GUILLERMO
ENRIQUE HUDSON
LA
TIERRA PURPÚREA
CENTESIMOCTAVA ENTREGA
XXVII
/ LA FUGA DE NOCHE (5)
Después de dormir un
par de horas, despertó, de repente, asustada, y la afligió mucho saber que la
había sostenido todo ese tiempo. Pero después de aquel sueño recuperador,
pareció efectuarse un cambio en ella. No sólo había desaparecido su gran
cansancio, sino también el temor que la perseguía. De la ortiga el Peligro, había arrancado la flor Seguridad, y ahora podía gozar de ella y
estaba llena de nueva vida y animación, La inusitada libertad y el ejercicio,
junto con el variante paisaje, también tuvieron un efecto estimulador sobre su
cuerpo y ánimo.

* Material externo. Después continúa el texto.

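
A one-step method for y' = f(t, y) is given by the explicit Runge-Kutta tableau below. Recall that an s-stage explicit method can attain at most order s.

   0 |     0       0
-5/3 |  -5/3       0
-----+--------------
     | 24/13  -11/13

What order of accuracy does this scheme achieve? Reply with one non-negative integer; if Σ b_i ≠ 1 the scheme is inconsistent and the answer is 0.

b = (24/13, -11/13)
c = (0, -5/3)
Σ b_i: 24/13·1 + (-11/13)·1 = 1 ✓
b·c: (-11/13)·(-5/3) = 55/39 ≠ 1/2 ⇒ order 1.

1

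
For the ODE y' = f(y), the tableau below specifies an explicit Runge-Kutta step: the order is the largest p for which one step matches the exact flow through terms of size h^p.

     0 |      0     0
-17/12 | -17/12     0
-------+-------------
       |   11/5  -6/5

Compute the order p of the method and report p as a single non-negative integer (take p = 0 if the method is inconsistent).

1

b = (11/5, -6/5)
c = (0, -17/12)
Σ b_i: 11/5·1 + (-6/5)·1 = 1 ✓
b·c: (-6/5)·(-17/12) = 17/10 ≠ 1/2 ⇒ order 1.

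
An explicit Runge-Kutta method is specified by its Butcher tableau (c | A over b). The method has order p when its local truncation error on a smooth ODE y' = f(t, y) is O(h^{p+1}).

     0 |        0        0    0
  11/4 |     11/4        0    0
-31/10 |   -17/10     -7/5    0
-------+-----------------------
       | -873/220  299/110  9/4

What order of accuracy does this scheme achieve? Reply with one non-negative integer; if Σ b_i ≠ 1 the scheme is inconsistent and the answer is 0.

b = (-873/220, 299/110, 9/4)
c = (0, 11/4, -31/10)
Ac = (0, 0, -77/20)
Σ b_i: (-873/220)·1 + 299/110·1 + 9/4·1 = 1 ✓
b·c: 299/110·11/4 + 9/4·(-31/10) = 1/2 ✓
b·c²: 299/110·121/16 + 9/4·961/100 = 33743/800 ≠ 1/3 ⇒ order 2.
b·Ac: 9/4·(-77/20) = -693/80 ≠ 1/6

2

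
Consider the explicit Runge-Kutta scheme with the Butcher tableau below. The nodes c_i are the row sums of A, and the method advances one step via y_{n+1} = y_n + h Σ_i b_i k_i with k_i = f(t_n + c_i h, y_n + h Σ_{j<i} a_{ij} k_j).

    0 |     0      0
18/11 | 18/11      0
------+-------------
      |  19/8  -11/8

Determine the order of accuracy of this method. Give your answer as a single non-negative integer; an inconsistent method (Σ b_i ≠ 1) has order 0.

1

b = (19/8, -11/8)
c = (0, 18/11)
Σ b_i: 19/8·1 + (-11/8)·1 = 1 ✓
b·c: (-11/8)·18/11 = -9/4 ≠ 1/2 ⇒ order 1.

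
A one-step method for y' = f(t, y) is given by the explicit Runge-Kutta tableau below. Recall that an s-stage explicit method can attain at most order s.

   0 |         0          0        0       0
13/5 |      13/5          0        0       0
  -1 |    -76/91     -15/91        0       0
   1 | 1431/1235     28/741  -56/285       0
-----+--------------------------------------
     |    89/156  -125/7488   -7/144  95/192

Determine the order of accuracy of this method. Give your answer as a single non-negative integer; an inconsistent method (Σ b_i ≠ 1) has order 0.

4

b = (89/156, -125/7488, -7/144, 95/192)
c = (0, 13/5, -1, 1)
Ac = (0, 0, -3/7, 28/95)
Σ b_i: 89/156·1 + (-125/7488)·1 + (-7/144)·1 + 95/192·1 = 1 ✓
b·c: (-125/7488)·13/5 + (-7/144)·(-1) + 95/192·1 = 1/2 ✓
b·c²: (-125/7488)·169/25 + (-7/144)·1 + 95/192·1 = 1/3 ✓
b·Ac: (-7/144)·(-3/7) + 95/192·28/95 = 1/6 ✓
b·c³: (-125/7488)·2197/125 + (-7/144)·(-1) + 95/192·1 = 1/4 ✓
b·(c∘Ac): (-7/144)·3/7 + 95/192·28/95 = 1/8 ✓
b·Ac²: (-7/144)·(-39/35) + 95/192·28/475 = 1/12 ✓
b·A²c: 95/192·8/95 = 1/24 ✓; 4 stages ⇒ order 4.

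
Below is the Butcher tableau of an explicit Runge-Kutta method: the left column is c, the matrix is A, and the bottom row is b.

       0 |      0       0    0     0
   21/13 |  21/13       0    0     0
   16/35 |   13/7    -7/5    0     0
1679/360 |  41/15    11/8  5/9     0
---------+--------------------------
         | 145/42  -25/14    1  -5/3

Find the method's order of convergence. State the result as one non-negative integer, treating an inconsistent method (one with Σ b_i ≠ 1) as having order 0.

1

b = (145/42, -25/14, 1, -5/3)
c = (0, 21/13, 16/35, 1679/360)
Ac = (0, 0, -147/65, 16217/6552)
Σ b_i: 145/42·1 + (-25/14)·1 + 1·1 + (-5/3)·1 = 1 ✓
b·c: (-25/14)·21/13 + 1·16/35 + (-5/3)·1679/360 = -1002517/98280 ≠ 1/2 ⇒ order 1.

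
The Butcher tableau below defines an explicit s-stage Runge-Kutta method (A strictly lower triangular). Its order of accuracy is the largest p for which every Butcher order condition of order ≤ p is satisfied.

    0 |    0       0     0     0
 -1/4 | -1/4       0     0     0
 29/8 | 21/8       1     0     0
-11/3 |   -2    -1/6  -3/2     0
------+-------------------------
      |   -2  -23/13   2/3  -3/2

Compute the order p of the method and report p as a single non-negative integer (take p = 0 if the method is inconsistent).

b = (-2, -23/13, 2/3, -3/2)
c = (0, -1/4, 29/8, -11/3)
Ac = (0, 0, -1/4, -259/48)
Σ b_i: (-2)·1 + (-23/13)·1 + 2/3·1 + (-3/2)·1 = -359/78 ≠ 1 ⇒ order 0.

0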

Un nuevo color se esparció por sus pálidas mejillas; las
manchas violáceas debajo de los ojos, que anunciaban días intranquilos y noches
de desvelo, luego desaparecieron; sonrió brillantemente y estaba muy animada,
de modo que durante aquel largo trayecto, ya descansando a la sombra, a
mediodía, y galopando a escape sobre el verde césped, no podría haber tenido
una compañera más agradable que Demetria. Esta transformación me trajo con
frecuencia a la memoria aquellas conmovedoras palabras de Santos, en que
describía la mano asoladora de los sufrimientos, y cómo con otra laya de vida
su patrona sería “una flor entre mujeres”. Era un consuelo que su afecto para
conmigo hubiera sido sólo cariño, eso y nada más. Pero ¿qué iba a hacer con
ella cuando llegáramos a Montevideo, sabiendo, como sabía, que mi mujer estaba
muy deseosa de volver sin más demora a su país, y resultándome, al mismo tiempo,
muy cruel abandonar a la pobre Demetria entre extraños?
Encontrando su ánimo
tan mejorado, me aventuré a hablarle al respecto; primero se entristeció, pero
luego, recobrando valor, me rogó que le permitiésemos acompañarnos a Buenos
Aires. La perspectiva de quedarse sola le era intolerable, pues no tenía
motivos en Montevideo, y los amigos de su familia estaban todos desterrados o
llevando vidas muy retiradas. Al otro lado del Plata estaría con amigos, y a
salvo, durante cierto tiempo de su verdugo. Esta proposición me pareció muy
cuerda y me alivió considerablemente, aunque, por cierto, sólo servía para
allanar la dificultad durante un corto tiempo solamente.
Como a seis leguas de
Montevideo, en el departamento de Canelones, encontré la casa de un compatriota
llamado Baker, quien había vivido muchos años en el país; era casado y con
familia. Llegamos a su estancia en la tarde, y viendo que Demetria estaba
sumamente rendida con nuestro largo viaje, le pedí al señor Baker que nos
alojara esa noche. Este caballero se portó muy amablemente con nosotros, no
haciendo ninguna pregunta indiscreta, y después de conocernos sólo unas pocas
horas, en las que nos hicimos amigos, le llevé aparte y le referí la historia
de Demetria. Entonces, como hombre de buen corazón, ofreció en el acto alojarla
en su propia casa hasta que pudiesen arreglarse sus asuntos en Montevideo,
oferta que fue muy gustosamente aceptada.